Furthermore, they probably got Windows XP when they purchased their current systems and will upgrade only when they need to replace it - if they are replacing it with a Windows based desktop. Some may have already migrated to a tablet for a lot of the web related tasks they do and have kept the Windows XP dinosaur only for the apps not yet existing on their tablets.

Reply Parent Score: 5

RE: Honestly...
by bassbeast on Sun 4th May 2014 18:41 in reply to "Honestly..."
bassbeast Member since:
2007-11-11

Bullshit, they did the same thing with WinNT in 2006 and WinNT wasn't anywhere close to 30% back in 2006. the reason why is obvious to anybody that is thinking rationally, MSFT knows that script kiddies wait for EOL to get some free jabs in, just as they wanted with WinNT, so by giving a 3-4 month grace period they are able to smacj down the script kiddies before walking away which i would argue is not only smart but shows they know how the malware writers work.

And don't even start preaching Linux, until you can show a system that passes the Hairyfeet Challenge its gonna stay a 1% OS that is unsuitable for 99% of the population as nobody is gonna deal with "open up bash and type" or having their wireless crapped on every year when the upgrade death march rolls around because some "genius" dev decided to move a pointer.

Reply Parent Score: 2

RE[2]: Honestly...
by TemporalBeing on Mon 5th May 2014 13:54 in reply to "RE: Honestly..."
TemporalBeing Member since:
2007-08-22

Bullshit, they did the same thing with WinNT in 2006 and WinNT wasn't anywhere close to 30% back in 2006. the reason why is obvious to anybody that is thinking rationally, MSFT knows that script kiddies wait for EOL to get some free jabs in, just as they wanted with WinNT, so by giving a 3-4 month grace period they are able to smacj down the script kiddies before walking away which i would argue is not only smart but shows they know how the malware writers work.


Except those same script kiddies would just wait the extra 6 months or year...sorry but that's just BS.

And don't even start preaching Linux, until you can show a system that passes the Hairyfeet Challenge its gonna stay a 1% OS that is unsuitable for 99% of the population as nobody is gonna deal with "open up bash and type" or having their wireless crapped on every year when the upgrade death march rolls around because some "genius" dev decided to move a pointer.



So the Linux User's Group I've been part of has set up linux systems for groups and not had any issues with those groups needing to use CLI - they typically use a Ubuntu derivative.

I've also setup Linux for people and had the same experience.

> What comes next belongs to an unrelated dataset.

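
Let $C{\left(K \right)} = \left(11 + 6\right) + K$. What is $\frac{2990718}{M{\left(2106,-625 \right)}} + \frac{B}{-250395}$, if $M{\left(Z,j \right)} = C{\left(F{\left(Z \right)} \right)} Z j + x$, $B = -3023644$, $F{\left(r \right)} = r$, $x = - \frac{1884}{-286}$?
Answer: $\frac{201356348843492687}{16676266115003610} \approx 12.074$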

Ultimately, CLI is not required on any modern, main-stream Linux distro (take your choice) any more than it is on Windows. And yes, there are still quite a few tasks on Windows that require CLI access. For instance, there was a major bug in the Windows Vista Windows Update functionality that required CLI access to change permissions on files in order get Windows Update to work again - same bug also occurred in Win7.